Être une femme ne suffit pas pour être le véritable allié des autres femmes ou pour plaider efficacement en leur faveur.

« Le leadership de Meloni n’est indéniablement pas féministe, car il perpétue activement les structures de domination masculine en utilisant des méthodes et des outils stéréotypés et patriarcaux au lieu de remettre en question le système patriarcal lui-même. »

Par exemple, dès le début de sa présidence, au lieu de garantir la mise en œuvre totale et efficace de la loi n° 194 du 22 mai 1978, qui protège la maternité et le droit à l’interruption volontaire de grossesse, Meloni a déclaré son intention politique de protéger les droits des femmes en empêchant les femmes elles-mêmes d’avoir recours à des avortements sûrs.

En agissant ainsi, elle a mis en lumière plusieurs contradictions évidentes : elle a publiquement affirmé vouloir promouvoir activement la maternité, mais, lorsqu’elle était au pouvoir, elle n’a pas investi les fonds publics issus du Plan national de relance et de résilience italien dans l’augmentation du nombre de crèches et dans l’adoption de mesures structurelles visant à réduire les écarts de genre à plusieurs niveaux. Bien qu’elle déclare officiellement aspirer à lutter contre les violences sexistes, Meloni ne soutient pas, et pire encore, entrave ouvertement l’adoption de programmes éducatifs sur la diversité et l’équité, la santé sexuelle et reproductive, l’inclusivité SOGIESC[1]  et le consentement à l’école. Le gouvernement actuel est manifestement soutenu par des organisations et des mouvements anti-avortement, anti-LGBT et hostiles aux personnes transgenres, qui relèguent les femmes transgenres au statut de citoyennes de deuxième classe et leur refusent les mêmes droits et protections auxquels les citoyens de première classe ont pleinement droit.

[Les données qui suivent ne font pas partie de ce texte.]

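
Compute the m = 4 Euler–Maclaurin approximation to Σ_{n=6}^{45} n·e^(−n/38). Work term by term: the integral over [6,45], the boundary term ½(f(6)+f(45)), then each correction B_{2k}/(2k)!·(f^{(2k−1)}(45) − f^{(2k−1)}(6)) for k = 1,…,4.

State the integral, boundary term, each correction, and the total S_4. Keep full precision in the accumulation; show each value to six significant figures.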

En conclusion, en promouvant l’adoption totale du projet de loi Varchi visant à introduire le crime universel de gestation pour autrui dans le code pénal national, le gouvernement actuel entend priver les femmes de leur autodétermination et de leur droit de décider de leur propre corps.

 

  • Au mois de juillet 2023, 33 familles italiennes ont reçu un courrier des autorités les invitant à rayer de l’acte de naissance de l’enfant la mère non biologique. Pouvez-vous décrypter cet évènement ?

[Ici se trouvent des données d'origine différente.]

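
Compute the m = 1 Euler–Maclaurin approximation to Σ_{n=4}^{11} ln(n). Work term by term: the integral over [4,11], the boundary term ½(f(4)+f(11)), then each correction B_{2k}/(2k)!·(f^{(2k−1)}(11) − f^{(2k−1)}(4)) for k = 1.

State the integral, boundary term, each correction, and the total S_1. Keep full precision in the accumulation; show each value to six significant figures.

S_1 ≈ 15.7105

∫_4^11 ln(x) dx evaluates to 13.8317.
½[f(4) + f(11)] = ½[1.38629 + 2.39790] = 1.89209.
Integral + boundary = 15.7238.
Correction k=1: B_{2}/2! · (f^{(1)}(11) − f^{(1)}(4)) = 1/12 · (0.0909091 − 0.250000) = -0.0132576.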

Le gouvernement de Meloni a déjà déclaré la guerre ouverte aux familles LGBTQI++. Le gouvernement, par un abus flagrant du pouvoir institutionnel, a eu recours à la bureaucratie pour priver les parents de même sexe de leurs droits parentaux au lieu de les reconnaître. Le paradoxe est éloquent : tout en prétendant agir dans l’intérêt supérieur des enfants, le gouvernement de Meloni empêche les enfants de parents de même sexe de bénéficier pleinement de leur droit fondamental à l’identité. Une identité personnelle qui, selon la Cour européenne des droits de l’homme et la Cour constitutionnelle italienne, se développe progressivement et s’établit en vertu de la reconnaissance parallèle des deux parents au sein d’un environnement familial stable.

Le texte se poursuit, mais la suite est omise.